Medan, DKPP – Dewan Kehormatan Penyelenggara Pemilu (DKPP) menggelar sidang pemeriksaan dugaan pelanggaran Kode Etik Penyelenggara Pemilu (KEPP) untuk perkara nomor 14-PKE-DKPP/III/2022 di Kantor Bawaslu Provinsi Sumatera Utara (Sumut), Kota Medan, Senin (28/3/2022).
Perkara ini diadukan oleh Suaizisiwa Duha. Ia mengadukan empat penyelenggara pemilu Sumut yang di antaranya adalah dua Anggota Bawaslu Kabupaten Nias Selatan, yaitu Pilipus Famazokhi Sarumaha (Teradu I) dan Alismawati Hulu (Teradu II).
Sementara dua Teradu lainnya Staf Bawaslu Kabupaten Nias Selatan adalah Fredikus Famalua Sarumaha (Teradu III) dan Ketua Bawaslu Provinsi Sumut, Syafrida R. Rasahan (Teradu IV).
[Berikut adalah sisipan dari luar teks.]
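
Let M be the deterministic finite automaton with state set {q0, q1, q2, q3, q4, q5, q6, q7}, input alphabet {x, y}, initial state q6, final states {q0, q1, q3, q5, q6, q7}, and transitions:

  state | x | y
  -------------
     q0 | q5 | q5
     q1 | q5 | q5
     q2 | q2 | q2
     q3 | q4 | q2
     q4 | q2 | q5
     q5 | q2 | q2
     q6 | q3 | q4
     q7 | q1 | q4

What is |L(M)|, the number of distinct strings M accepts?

The useful subgraph on states {q3, q4, q5, q6} is acyclic, so L(M) is finite; the longest accepting path visits 4 useful states, giving maximum string length 3.
Counting accepting paths from q6 by length: 1 of length 0, 1 of length 1, 1 of length 2, 1 of length 3. Total 4.

4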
Dalam pokok aduannya, Suaizisiwa menduga Teradu I dan Teradu II telah berpihak kepada pasangan calon (Paslon) nomor urut 2 dalam Pilkada Nias Selatan Tahun 2020, Idealismen Dachi – Sozanolo Ndruru (Idealismen-Sozanolo).
Dugaan ini berkaitan dengan sanksi peringatan tertulis dari Bawaslu Nias Selatan kepada KPU Kabupaten Nias Selatan akibat tidak dilaksanakannya rekomendasi tentang pelanggaran administrasi paslon nomor urut 1, Hilarius Duha-Firman Giawa (Hilarius-Firman).
Padahal menurut Suaizisiwa, KPU Kabupaten Nias Selatan telah menyampaikan surat tindak lanjut rekomendasi Bawaslu Kabupaten Nias Selatan melalui surat nomor 1227/PY.02.1-SD/1214/KPU-KaB/XII/2020 pada tanggal 24 Desember 2020 dan 03/PY.02.1-SD/1214/KPU-KAB/I/2020 pada 2 Januari 2021.
Suaizisiwa juga menyebut Teradu II menyampaikan keterangan palsu (kebohongan) terkait hubungan antara Teradu I Paslon Idealismen Dachi – Sozanolo Ndruru dalam sidang di Mahkamah Konstitusi (MK) dan ketidakhadiran Sentra Gakkumdu di Sekretariat Sentra Gakkumdu.
Sementara, Teradu III didalilkan atas sejumlah dugaan pelanggaran KEPP, di antaranya melawan oknum polisi yang sedang melaksanakan tugas serta mendapatkan dokumen rahasia negara tanpa izin yang digunakan untuk mengadukan Ketua Bawaslu Nias Selatan, Harapan Bawaulu, ke DKPP.
“Bagaimana mungkin seorang staf diberikan izin memegang dokumen negara untuk mengadukan Ketuanya sendiri?” kata Suaizisiwa.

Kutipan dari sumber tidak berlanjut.